Страстная привязанность поэта, реальная или мнимая, к юноше из сонетов наводит на мысль, что Шекспир знал толк в мужских привязанностях. Мы уже замечали следы подобных отношений в его пьесах. Также несомненно, что он был «прирожденным» актером, а на протяжении веков стало ясно, что зачастую сексуальность актера трудноопределима. У великих актеров особенно чувствительный и податливый темперамент, способный принять тысячи разных форм, а психологи часто усматривают в этом «женский» компонент, происходящий от любви к матери или имитации ее черт.

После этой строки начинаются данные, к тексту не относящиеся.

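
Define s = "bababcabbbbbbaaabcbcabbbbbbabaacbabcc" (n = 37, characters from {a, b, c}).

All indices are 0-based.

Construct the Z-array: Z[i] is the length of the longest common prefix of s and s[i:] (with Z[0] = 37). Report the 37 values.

[37, 0, 3, 0, 1, 0, 0, 1, 1, 1, 1, 1, 2, 0, 0, 0, 1, 0, 1, 0, 0, 1, 1, 1, 1, 1, 4, 0, 2, 0, 0, 0, 3, 0, 1, 0, 0]

Z[0]=37
i=1: fresh scan; Z[1]=0
i=2: fresh scan; Z[2]=3 extend→box=[2,5)
i=3: min(r-i=2, Z[1]=0)=0; Z[3]=0
i=4: min(r-i=1, Z[2]=3)=1; Z[4]=1
i=5: fresh scan; Z[5]=0
i=6: fresh scan; Z[6]=0
i=7: fresh scan; Z[7]=1 extend→box=[7,8)
i=8: fresh scan; Z[8]=1 extend→box=[8,9)
i=9: fresh scan; Z[9]=1 extend→box=[9,10)
i=10: fresh scan; Z[10]=1 extend→box=[10,11)
i=11: fresh scan; Z[11]=1 extend→box=[11,12)
i=12: fresh scan; Z[12]=2 extend→box=[12,14)
i=13: min(r-i=1, Z[1]=0)=0; Z[13]=0
i=14: fresh scan; Z[14]=0
i=15: fresh scan; Z[15]=0
i=16: fresh scan; Z[16]=1 extend→box=[16,17)
i=17: fresh scan; Z[17]=0
i=18: fresh scan; Z[18]=1 extend→box=[18,19)
i=19: fresh scan; Z[19]=0
i=20: fresh scan; Z[20]=0
i=21: fresh scan; Z[21]=1 extend→box=[21,22)
i=22: fresh scan; Z[22]=1 extend→box=[22,23)
i=23: fresh scan; Z[23]=1 extend→box=[23,24)
i=24: fresh scan; Z[24]=1 extend→box=[24,25)
i=25: fresh scan; Z[25]=1 extend→box=[25,26)
i=26: fresh scan; Z[26]=4 extend→box=[26,30)
i=27: min(r-i=3, Z[1]=0)=0; Z[27]=0
i=28: min(r-i=2, Z[2]=3)=2; Z[28]=2
i=29: min(r-i=1, Z[3]=0)=0; Z[29]=0
i=30: fresh scan; Z[30]=0
i=31: fresh scan; Z[31]=0
i=32: fresh scan; Z[32]=3 extend→box=[32,35)
i=33: min(r-i=2, Z[1]=0)=0; Z[33]=0
i=34: min(r-i=1, Z[2]=3)=1; Z[34]=1
i=35: fresh scan; Z[35]=0
i=36: fresh scan; Z[36]=0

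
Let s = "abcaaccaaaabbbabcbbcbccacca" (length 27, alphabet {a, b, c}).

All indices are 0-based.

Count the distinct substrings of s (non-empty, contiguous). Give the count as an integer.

rank→(start, suffix):
  0 → (26, 'a')
  1 → (7, 'aaaabbbabcbbcbccacca')
  2 → (8, 'aaabbbabcbbcbccacca')
  3 → (9, 'aabbbabcbbcbccacca')
  4 → (3, 'aaccaaaabbbabcbbcbccacca')
  5 → (10, 'abbbabcbbcbccacca')
  6 → (0, 'abcaaccaaaabbbabcbbcbccacca')
  7 → (14, 'abcbbcbccacca')
  8 → (23, 'acca')
  9 → (4, 'accaaaabbbabcbbcbccacca')
  10 → (13, 'babcbbcbccacca')
  11 → (12, 'bbabcbbcbccacca')
  12 → (11, 'bbbabcbbcbccacca')
  13 → (17, 'bbcbccacca')
  14 → (1, 'bcaaccaaaabbbabcbbcbccacca')
  15 → (15, 'bcbbcbccacca')
  16 → (18, 'bcbccacca')
  17 → (20, 'bccacca')
  18 → (25, 'ca')
  19 → (6, 'caaaabbbabcbbcbccacca')
  20 → (2, 'caaccaaaabbbabcbbcbccacca')
  21 → (22, 'cacca')
  22 → (16, 'cbbcbccacca')
  23 → (19, 'cbccacca')
  24 → (24, 'cca')
  25 → (5, 'ccaaaabbbabcbbcbccacca')
  26 → (21, 'ccacca')

SA = [26, 7, 8, 9, 3, 10, 0, 14, 23, 4, 13, 12, 11, 17, 1, 15, 18, 20, 25, 6, 2, 22, 16, 19, 24, 5, 21]
rank  pair      lcp
   1  s[26:],s[7:]  1  'a'
   2  s[7:],s[8:]  3  'aaa'
   3  s[8:],s[9:]  2  'aa'
   4  s[9:],s[3:]  2  'aa'
   5  s[3:],s[10:]  1  'a'
   6  s[10:],s[0:]  2  'ab'
   7  s[0:],s[14:]  3  'abc'
   8  s[14:],s[23:]  1  'a'
   9  s[23:],s[4:]  4  'acca'
  10  s[4:],s[13:]  0  ''
  11  s[13:],s[12:]  1  'b'
  12  s[12:],s[11:]  2  'bb'
  13  s[11:],s[17:]  2  'bb'
  14  s[17:],s[1:]  1  'b'
  15  s[1:],s[15:]  2  'bc'
  16  s[15:],s[18:]  3  'bcb'
  17  s[18:],s[20:]  2  'bc'
  18  s[20:],s[25:]  0  ''
  19  s[25:],s[6:]  2  'ca'
  20  s[6:],s[2:]  3  'caa'
  21  s[2:],s[22:]  2  'ca'
  22  s[22:],s[16:]  1  'c'
  23  s[16:],s[19:]  2  'cb'
  24  s[19:],s[24:]  1  'c'
  25  s[24:],s[5:]  3  'cca'
  26  s[5:],s[21:]  3  'cca'

n(n+1)/2 = 27·28/2 = 378
Σ LCP = 0 + 1 + 3 + 2 + 2 + 1 + 2 + 3 + 1 + 4 + 0 + 1 + 2 + 2 + 1 + 2 + 3 + 2 + 0 + 2 + 3 + 2 + 1 + 2 + 1 + 3 + 3 = 49
distinct = 378 − 49 = 329

329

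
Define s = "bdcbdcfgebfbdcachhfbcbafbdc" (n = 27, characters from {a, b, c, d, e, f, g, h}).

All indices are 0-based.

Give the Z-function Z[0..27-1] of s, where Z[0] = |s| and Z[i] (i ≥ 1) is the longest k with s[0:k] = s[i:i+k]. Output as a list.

Z[0]=27
i=1: outside box; Z[1]=0
i=2: outside box; Z[2]=0
i=3: outside box; Z[3]=3 extend→box=[3,6)
i=4: min(r-i=2, Z[1]=0)=0; Z[4]=0
i=5: min(r-i=1, Z[2]=0)=0; Z[5]=0
i=6: outside box; Z[6]=0
i=7: outside box; Z[7]=0
i=8: outside box; Z[8]=0
i=9: outside box; Z[9]=1 extend→box=[9,10)
i=10: outside box; Z[10]=0
i=11: outside box; Z[11]=3 extend→box=[11,14)
i=12: min(r-i=2, Z[1]=0)=0; Z[12]=0
i=13: min(r-i=1, Z[2]=0)=0; Z[13]=0
i=14: outside box; Z[14]=0
i=15: outside box; Z[15]=0
i=16: outside box; Z[16]=0
i=17: outside box; Z[17]=0
i=18: outside box; Z[18]=0
i=19: outside box; Z[19]=1 extend→box=[19,20)
i=20: outside box; Z[20]=0
i=21: outside box; Z[21]=1 extend→box=[21,22)
i=22: outside box; Z[22]=0
i=23: outside box; Z[23]=0
i=24: outside box; Z[24]=3 extend→box=[24,27)
i=25: min(r-i=2, Z[1]=0)=0; Z[25]=0
i=26: min(r-i=1, Z[2]=0)=0; Z[26]=0

[27, 0, 0, 3, 0, 0, 0, 0, 0, 1, 0, 3, 0, 0, 0, 0, 0, 0, 0, 1, 0, 1, 0, 0, 3, 0, 0]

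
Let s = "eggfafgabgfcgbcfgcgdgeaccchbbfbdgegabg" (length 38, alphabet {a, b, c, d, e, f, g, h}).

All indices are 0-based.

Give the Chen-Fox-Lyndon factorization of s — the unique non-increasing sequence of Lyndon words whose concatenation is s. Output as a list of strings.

emit factor 1: 'eggf' (i=0, period=4)
emit factor 2: 'afg' (i=4, period=3)
emit factor 3: 'abgfcgbcfgcgdgeaccchbbfbdgeg' (i=7, period=28)
emit factor 4: 'abg' (i=35, period=3)

["eggf", "afg", "abgfcgbcfgcgdgeaccchbbfbdgeg", "abg"]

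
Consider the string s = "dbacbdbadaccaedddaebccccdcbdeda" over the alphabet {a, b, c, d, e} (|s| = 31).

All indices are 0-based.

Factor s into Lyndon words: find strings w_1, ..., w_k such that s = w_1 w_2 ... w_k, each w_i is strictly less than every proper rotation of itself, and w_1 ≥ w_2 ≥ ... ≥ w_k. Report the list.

emit factor 1: 'd' (i=0, period=1)
emit factor 2: 'b' (i=1, period=1)
emit factor 3: 'acbdbadaccaedddaebccccdcbded' (i=2, period=28)
emit factor 4: 'a' (i=30, period=1)

["d", "b", "acbdbadaccaedddaebccccdcbded", "a"]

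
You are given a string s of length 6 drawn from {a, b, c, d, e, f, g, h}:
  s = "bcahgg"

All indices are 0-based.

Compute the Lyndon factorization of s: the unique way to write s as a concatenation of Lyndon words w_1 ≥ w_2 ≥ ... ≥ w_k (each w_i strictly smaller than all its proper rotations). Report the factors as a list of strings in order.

emit factor 1: 'bc' (i=0, period=2)
emit factor 2: 'ahgg' (i=2, period=4)

["bc", "ahgg"]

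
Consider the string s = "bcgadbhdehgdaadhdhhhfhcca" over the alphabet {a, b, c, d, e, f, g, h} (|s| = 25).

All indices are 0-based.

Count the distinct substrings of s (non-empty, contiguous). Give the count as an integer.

rank | idx | suffix
   0 |  24 | a
   1 |  12 | aadhdhhhfhcca
   2 |   3 | adbhdehgdaadhdhhhfhcca
   3 |  13 | adhdhhhfhcca
   4 |   0 | bcgadbhdehgdaadhdhhhfhcca
   5 |   5 | bhdehgdaadhdhhhfhcca
   6 |  23 | ca
   7 |  22 | cca
   8 |   1 | cgadbhdehgdaadhdhhhfhcca
   9 |  11 | daadhdhhhfhcca
  10 |   4 | dbhdehgdaadhdhhhfhcca
  11 |   7 | dehgdaadhdhhhfhcca
  12 |  14 | dhdhhhfhcca
  13 |  16 | dhhhfhcca
  14 |   8 | ehgdaadhdhhhfhcca
  15 |  20 | fhcca
  16 |   2 | gadbhdehgdaadhdhhhfhcca
  17 |  10 | gdaadhdhhhfhcca
  18 |  21 | hcca
  19 |   6 | hdehgdaadhdhhhfhcca
  20 |  15 | hdhhhfhcca
  21 |  19 | hfhcca
  22 |   9 | hgdaadhdhhhfhcca
  23 |  18 | hhfhcca
  24 |  17 | hhhfhcca

SA = [24, 12, 3, 13, 0, 5, 23, 22, 1, 11, 4, 7, 14, 16, 8, 20, 2, 10, 21, 6, 15, 19, 9, 18, 17]
[i] adj suffixes → lcp
  [1] 24/12 → 1 ('a')
  [2] 12/3 → 1 ('a')
  [3] 3/13 → 2 ('ad')
  [4] 13/0 → 0 ('')
  [5] 0/5 → 1 ('b')
  [6] 5/23 → 0 ('')
  [7] 23/22 → 1 ('c')
  [8] 22/1 → 1 ('c')
  [9] 1/11 → 0 ('')
  [10] 11/4 → 1 ('d')
  [11] 4/7 → 1 ('d')
  [12] 7/14 → 1 ('d')
  [13] 14/16 → 2 ('dh')
  [14] 16/8 → 0 ('')
  [15] 8/20 → 0 ('')
  [16] 20/2 → 0 ('')
  [17] 2/10 → 1 ('g')
  [18] 10/21 → 0 ('')
  [19] 21/6 → 1 ('h')
  [20] 6/15 → 2 ('hd')
  [21] 15/19 → 1 ('h')
  [22] 19/9 → 1 ('h')
  [23] 9/18 → 1 ('h')
  [24] 18/17 → 2 ('hh')

n(n+1)/2 = 25·26/2 = 325
Σ LCP = 0 + 1 + 1 + 2 + 0 + 1 + 0 + 1 + 1 + 0 + 1 + 1 + 1 + 2 + 0 + 0 + 0 + 1 + 0 + 1 + 2 + 1 + 1 + 1 + 2 = 21
distinct = 325 − 21 = 304

304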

Чтобы сделать это весьма здравое наблюдение, нет нужды углубляться в дебри психологии. Со времен греческой драмы пятого века прошлой эры актеров причисляли к женоподобным распутникам, и в конце шестнадцатого века лондонские священники и моралисты яростно обличали неопределенную сексуальную принадлежность актеров. Актерство считалось занятием противоестественным, попыткой бегства от природы и вызовом Богу Это не доказывает ничего в биографии Шекспира, но помогает уяснить черты общества, в котором он жил и работал.
Он знал, сочиняя свои пьесы, каково было родиться Клеопатрой и Антонием, Джульеттой и Ромео. Он превращался в Розалинду и Селию, Беатриче и миссис Куикли. Он создал больше запоминающихся женских ролей, чем любой из его современников. Это ни в каком смысле не свидетельствует о его гомосексуальности, а скорее выдает сексуальную неопределенность и изменчивость. Он был способен становиться как мужчиной, так и женщиной, и масштаб его искусства мог оказывать влияние на его жизнь. Мы можем вспомнить недавно открытый портрет графа Саутгемптона, одетого как женщина. В конце шестнадцатого столетия для высокородных вельмож было естественно и вполне прилично подчеркивать в себе женские черты — для ренессансной культуры это был неотъемлемый признак хорошего тона. Идея божественной андрогинности входила в модное тогда учение, возникшее под влиянием платонизма Возрождения. Это контекст, позволяющий лучше понять шекспировские воззвания к «двуполому» предмету его страсти. Было бы неверно воспринимать это как призыв к содомии, которая в Англии шестнадцатого века оставалась в ряду тягчайших преступлений, вместе с колдовством и ересью. Даже заподозренные в гомосексуализме поэты вроде Марло обряжали свои фантазии в подобающие классические одежды. Существуют доказательства того, что в текстах шестнадцатого века привилегией родовитой знати было явление, которое можно назвать «теоретическим» гомосексуализмом; поэтому нет ничего удивительного, что у Шекспира, как у поэта «благородного происхождения» встречаются поэтические аллюзии на эту тему. Любовью здесь движет не фаллос, но умственное расположение духа.